Environmental, timber interests wary of spotted owl plan
Southern Oregon environmental and timber industry representatives were lukewarm to a northern spotted owl plan released Thursday.
Dominick DellaSala, a forest ecologist who is the lead scientist at the Ashland-based Geos Institute, a conservation group, called the plan a small step forward when a large leap was needed.
"We need to take a step back and realize what is going on is that we have overcut these forests," said DellaSala who was a member of the 2006 spotted owl recovery team of scientists the Fish and Wildlife Service put together.
"You've gotta take the mature and old-growth forests off the table — the real issue is still not getting addressed," he said.
He called for a focus on restoration forestry to protect clean water, fish and wildlife and old-growth ecosystems while providing jobs for rural communities.
"If we continue to have this battle around spotted owls, we're not seeing the forest for the trees," he said.
But Tom Partin, president of the Portland-based American Forest Resource Council, a timber group, had other concerns.
The plan will lead to further reductions in sustainable timber harvests in the Northwest without helping the spotted owl, he warned.
"The spotted owl will not recover unless decisive action is taken to control the barred owl," he said in a prepared statement. "Unfortunately, the plan offers nothing more than studies and protocols while proposing massive new restrictions on both federal and private lands."
Thinning "plantation forests" on public land as proposed by the BLM and Forest Service won't provide jobs for rural, timber-based communities, he said.

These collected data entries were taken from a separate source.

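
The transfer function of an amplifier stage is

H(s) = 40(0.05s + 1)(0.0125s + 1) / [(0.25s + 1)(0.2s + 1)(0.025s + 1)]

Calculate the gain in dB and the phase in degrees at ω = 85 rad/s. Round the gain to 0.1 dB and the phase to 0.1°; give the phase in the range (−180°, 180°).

At ω = 85 rad/s:
zero (1 + j85·0.05) = 1 + j4.25 → |·| ≈ 4.3661, ∠ ≈ 76.76°
zero (1 + j85·0.0125) = 1 + j1.0625 → |·| ≈ 1.4591, ∠ ≈ 46.74°
pole (1 + j85·0.25) = 1 + j21.25 → |·| ≈ 21.274, ∠ ≈ 87.31°
pole (1 + j85·0.2) = 1 + j17 → |·| ≈ 17.029, ∠ ≈ 86.63°
pole (1 + j85·0.025) = 1 + j2.125 → |·| ≈ 2.3485, ∠ ≈ 64.80°
|H| = 40 · 4.3661 · 1.4591 / (21.274 · 17.029 · 2.3485) ≈ 0.29951
Gain = 20 log₁₀(0.29951) ≈ -10.47 dB
∠H = (76.76° + 46.74°) − (87.31° + 86.63° + 64.80°) = -115.24°

-10.5 dB, -115.2°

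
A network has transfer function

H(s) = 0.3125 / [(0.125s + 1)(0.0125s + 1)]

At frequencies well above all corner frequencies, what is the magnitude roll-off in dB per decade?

-40 dB/decade

Each pole contributes −20 dB/decade at high frequency; each zero contributes +20 dB/decade.
Net: 0 zero(s) − 2 pole(s) → -40 dB/decade.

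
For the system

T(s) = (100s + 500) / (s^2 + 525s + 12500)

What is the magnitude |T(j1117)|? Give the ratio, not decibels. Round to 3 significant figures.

Substitute s = j1117:
Numerator: 100(j1117) + 500 = 500 + j111700
Denominator: (j1117)^2 + 525(j1117) + 12500 = -1235189 + j586425
|N| = √(500² + 111700²) ≈ 1.117e+05, ∠N ≈ 89.74°
|D| = √(1235189² + 586425²) ≈ 1.3673e+06, ∠D ≈ 154.60°
|T| = 1.117e+05 / 1.3673e+06 ≈ 0.081694

0.0817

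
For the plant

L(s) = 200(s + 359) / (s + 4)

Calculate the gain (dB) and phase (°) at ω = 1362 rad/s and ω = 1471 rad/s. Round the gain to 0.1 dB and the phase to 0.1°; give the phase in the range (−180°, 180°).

At s = jω = j1362:
zero (s+359): 359 + j1362 → |·| = √(359²+1362²) = √1983925 ≈ 1408.5, ∠ = arctan(1362/359) ≈ 75.23°
pole (s+4): 4 + j1362 → |·| = √(4²+1362²) = √1855060 ≈ 1362, ∠ = arctan(1362/4) ≈ 89.83°
|L| = 200 · 1408.5 / 1362 ≈ 206.83
Gain = 20 log₁₀(206.83) ≈ 46.31 dB
∠L = 75.23° − 89.83° = -14.60°

At s = jω = j1471:
zero (s+359): 359 + j1471 → |·| = √(359²+1471²) = √2292722 ≈ 1514.2, ∠ = arctan(1471/359) ≈ 76.28°
pole (s+4): 4 + j1471 → |·| = √(4²+1471²) = √2163857 ≈ 1471, ∠ = arctan(1471/4) ≈ 89.84°
|L| = 200 · 1514.2 / 1471 ≈ 205.87
Gain = 20 log₁₀(205.87) ≈ 46.27 dB
∠L = 76.28° − 89.84° = -13.56°

ω = 1362: 46.3 dB, -14.6°; ω = 1471: 46.3 dB, -13.6°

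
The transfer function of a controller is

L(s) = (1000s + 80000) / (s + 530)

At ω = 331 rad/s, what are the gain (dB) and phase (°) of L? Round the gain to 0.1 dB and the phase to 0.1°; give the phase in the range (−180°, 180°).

54.7 dB, 44.4°

Substitute s = j331:
Numerator: 1000(j331) + 80000 = 80000 + j331000
Denominator: (j331) + 530 = 530 + j331
|N| = √(80000² + 331000²) ≈ 3.4053e+05, ∠N ≈ 76.41°
|D| = √(530² + 331²) ≈ 624.87, ∠D ≈ 31.99°
|L| = 3.4053e+05 / 624.87 ≈ 544.96
Gain = 20 log₁₀(544.96) ≈ 54.73 dB
∠L = 76.41° − 31.99° = 44.42°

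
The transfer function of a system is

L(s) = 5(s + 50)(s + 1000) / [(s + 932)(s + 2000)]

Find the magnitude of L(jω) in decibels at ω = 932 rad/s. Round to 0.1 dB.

6.8 dB

At s = jω = j932:
zero (s+50): 50 + j932 → |·| = √(50²+932²) = √871124 ≈ 933.34, ∠ = arctan(932/50) ≈ 86.93°
zero (s+1000): 1000 + j932 → |·| = √(1000²+932²) = √1868624 ≈ 1367, ∠ = arctan(932/1000) ≈ 42.98°
pole (s+932): 932 + j932 → |·| = √(932²+932²) = √1737248 ≈ 1318, ∠ = arctan(932/932) ≈ 45.00°
pole (s+2000): 2000 + j932 → |·| = √(2000²+932²) = √4868624 ≈ 2206.5, ∠ = arctan(932/2000) ≈ 24.99°
|L| = 5 · 1.2759e+06 / 2.9082e+06 ≈ 2.1936
Gain = 20 log₁₀(2.1936) ≈ 6.82 dB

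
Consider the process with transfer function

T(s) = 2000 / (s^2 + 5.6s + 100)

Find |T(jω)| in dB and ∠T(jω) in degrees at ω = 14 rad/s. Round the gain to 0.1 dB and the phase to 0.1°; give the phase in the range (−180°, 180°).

24.2 dB, -140.8°

At s = jω = j14:
quadratic: (j14)² + 5.6·j14 + 100 = -96 + j78.4 → |·| ≈ 123.95, ∠ ≈ 140.76°
|T| = 2000 / 123.95 ≈ 16.136
Gain = 20 log₁₀(16.136) ≈ 24.16 dB
∠T = 0.00° − 140.76° = -140.76°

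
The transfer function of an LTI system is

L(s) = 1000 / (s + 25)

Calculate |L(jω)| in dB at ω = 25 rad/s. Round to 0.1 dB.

Substitute s = j25:
Numerator: 1000 = 1000 + j0
Denominator: (j25) + 25 = 25 + j25
|N| = √(1000² + 0²) ≈ 1000, ∠N ≈ 0.00°
|D| = √(25² + 25²) ≈ 35.355, ∠D ≈ 45.00°
|L| = 1000 / 35.355 ≈ 28.285
Gain = 20 log₁₀(28.285) ≈ 29.03 dB

29.0 dB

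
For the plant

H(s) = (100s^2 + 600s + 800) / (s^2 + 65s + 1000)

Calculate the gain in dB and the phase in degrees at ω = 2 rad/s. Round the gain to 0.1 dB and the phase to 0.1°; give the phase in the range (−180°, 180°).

Substitute s = j2:
Numerator: 100(j2)^2 + 600(j2) + 800 = 400 + j1200
Denominator: (j2)^2 + 65(j2) + 1000 = 996 + j130
|N| = √(400² + 1200²) ≈ 1264.9, ∠N ≈ 71.57°
|D| = √(996² + 130²) ≈ 1004.4, ∠D ≈ 7.44°
|H| = 1264.9 / 1004.4 ≈ 1.2594
Gain = 20 log₁₀(1.2594) ≈ 2.00 dB
∠H = 71.57° − 7.44° = 64.13°

2.0 dB, 64.1°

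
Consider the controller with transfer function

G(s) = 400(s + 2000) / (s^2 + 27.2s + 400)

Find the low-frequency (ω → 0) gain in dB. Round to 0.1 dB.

G(0) = 400·2000 / 400 = 2000
20 log₁₀(2000) ≈ 66.02 dB

66.0 dB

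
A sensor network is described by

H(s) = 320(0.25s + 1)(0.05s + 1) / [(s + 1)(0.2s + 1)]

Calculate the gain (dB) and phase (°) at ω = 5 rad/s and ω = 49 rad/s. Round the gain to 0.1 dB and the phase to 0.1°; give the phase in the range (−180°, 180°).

At ω = 5 rad/s:
zero (1 + j5·0.25) = 1 + j1.25 → |·| ≈ 1.6008, ∠ ≈ 51.34°
zero (1 + j5·0.05) = 1 + j0.25 → |·| ≈ 1.0308, ∠ ≈ 14.04°
pole (1 + j5·1) = 1 + j5 → |·| ≈ 5.099, ∠ ≈ 78.69°
pole (1 + j5·0.2) = 1 + j1 → |·| ≈ 1.4142, ∠ ≈ 45.00°
|H| = 320 · 1.6008 · 1.0308 / (5.099 · 1.4142) ≈ 73.226
Gain = 20 log₁₀(73.226) ≈ 37.29 dB
∠H = (51.34° + 14.04°) − (78.69° + 45.00°) = -58.31°

At ω = 49 rad/s:
zero (1 + j49·0.25) = 1 + j12.25 → |·| ≈ 12.291, ∠ ≈ 85.33°
zero (1 + j49·0.05) = 1 + j2.45 → |·| ≈ 2.6462, ∠ ≈ 67.80°
pole (1 + j49·1) = 1 + j49 → |·| ≈ 49.01, ∠ ≈ 88.83°
pole (1 + j49·0.2) = 1 + j9.8 → |·| ≈ 9.8509, ∠ ≈ 84.17°
|H| = 320 · 12.291 · 2.6462 / (49.01 · 9.8509) ≈ 21.558
Gain = 20 log₁₀(21.558) ≈ 26.67 dB
∠H = (85.33° + 67.80°) − (88.83° + 84.17°) = -19.87°

ω = 5: 37.3 dB, -58.3°; ω = 49: 26.7 dB, -19.9°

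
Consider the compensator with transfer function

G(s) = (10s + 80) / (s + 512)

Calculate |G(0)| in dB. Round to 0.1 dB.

G(0) = 80 / 512 = 0.15625
20 log₁₀(0.15625) ≈ -16.12 dB

-16.1 dB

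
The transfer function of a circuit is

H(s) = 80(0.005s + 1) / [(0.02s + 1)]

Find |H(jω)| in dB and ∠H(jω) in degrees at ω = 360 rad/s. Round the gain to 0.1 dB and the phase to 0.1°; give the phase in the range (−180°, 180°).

27.1 dB, -21.1°

At ω = 360 rad/s:
zero (1 + j360·0.005) = 1 + j1.8 → |·| ≈ 2.0591, ∠ ≈ 60.95°
pole (1 + j360·0.02) = 1 + j7.2 → |·| ≈ 7.2691, ∠ ≈ 82.09°
|H| = 80 · 2.0591 / (7.2691) ≈ 22.661
Gain = 20 log₁₀(22.661) ≈ 27.11 dB
∠H = (60.95°) − (82.09°) = -21.14°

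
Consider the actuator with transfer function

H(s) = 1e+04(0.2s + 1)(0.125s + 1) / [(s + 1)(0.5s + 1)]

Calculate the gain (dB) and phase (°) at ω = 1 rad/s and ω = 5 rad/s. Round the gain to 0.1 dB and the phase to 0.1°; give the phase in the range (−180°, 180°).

At ω = 1 rad/s:
zero (1 + j1·0.2) = 1 + j0.2 → |·| ≈ 1.0198, ∠ ≈ 11.31°
zero (1 + j1·0.125) = 1 + j0.125 → |·| ≈ 1.0078, ∠ ≈ 7.13°
pole (1 + j1·1) = 1 + j1 → |·| ≈ 1.4142, ∠ ≈ 45.00°
pole (1 + j1·0.5) = 1 + j0.5 → |·| ≈ 1.118, ∠ ≈ 26.57°
|H| = 1e+04 · 1.0198 · 1.0078 / (1.4142 · 1.118) ≈ 6500.3
Gain = 20 log₁₀(6500.3) ≈ 76.26 dB
∠H = (11.31° + 7.13°) − (45.00° + 26.57°) = -53.13°

At ω = 5 rad/s:
zero (1 + j5·0.2) = 1 + j1 → |·| ≈ 1.4142, ∠ ≈ 45.00°
zero (1 + j5·0.125) = 1 + j0.625 → |·| ≈ 1.1792, ∠ ≈ 32.01°
pole (1 + j5·1) = 1 + j5 → |·| ≈ 5.099, ∠ ≈ 78.69°
pole (1 + j5·0.5) = 1 + j2.5 → |·| ≈ 2.6926, ∠ ≈ 68.20°
|H| = 1e+04 · 1.4142 · 1.1792 / (5.099 · 2.6926) ≈ 1214.6
Gain = 20 log₁₀(1214.6) ≈ 61.69 dB
∠H = (45.00° + 32.01°) − (78.69° + 68.20°) = -69.88°

ω = 1: 76.3 dB, -53.1°; ω = 5: 61.7 dB, -69.9°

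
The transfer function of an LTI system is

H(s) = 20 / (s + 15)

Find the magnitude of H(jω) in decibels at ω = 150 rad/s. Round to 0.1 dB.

-17.5 dB

At s = jω = j150:
pole (s+15): 15 + j150 → |·| = √(15²+150²) = √22725 ≈ 150.75, ∠ = arctan(150/15) ≈ 84.29°
|H| = 20 / 150.75 ≈ 0.13267
Gain = 20 log₁₀(0.13267) ≈ -17.54 dB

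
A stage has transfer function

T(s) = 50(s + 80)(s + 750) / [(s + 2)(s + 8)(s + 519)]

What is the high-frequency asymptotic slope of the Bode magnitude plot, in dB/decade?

Each pole contributes −20 dB/decade at high frequency; each zero contributes +20 dB/decade.
Net: 2 zero(s) − 3 pole(s) → -20 dB/decade.

-20 dB/decade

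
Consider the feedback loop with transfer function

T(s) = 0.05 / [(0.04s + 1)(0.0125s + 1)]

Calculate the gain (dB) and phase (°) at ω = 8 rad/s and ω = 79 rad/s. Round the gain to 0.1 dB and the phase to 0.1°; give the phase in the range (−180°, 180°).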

"The BLM will soon be out of plantation forests it can thin to provide even the inadequate level of harvest volume that has become the norm in recent years," Partin said, adding the BLM's Medford District is struggling to provide approximately one-third of the annual timber volume promised under the Clinton Northwest Forest Plan.
"This recovery plan will likely lead to further drastic reductions in available timber supply at a time when many rural Northwest communities face 15 to 20 percent unemployment and the remaining mills are hanging on by a thread," he concluded.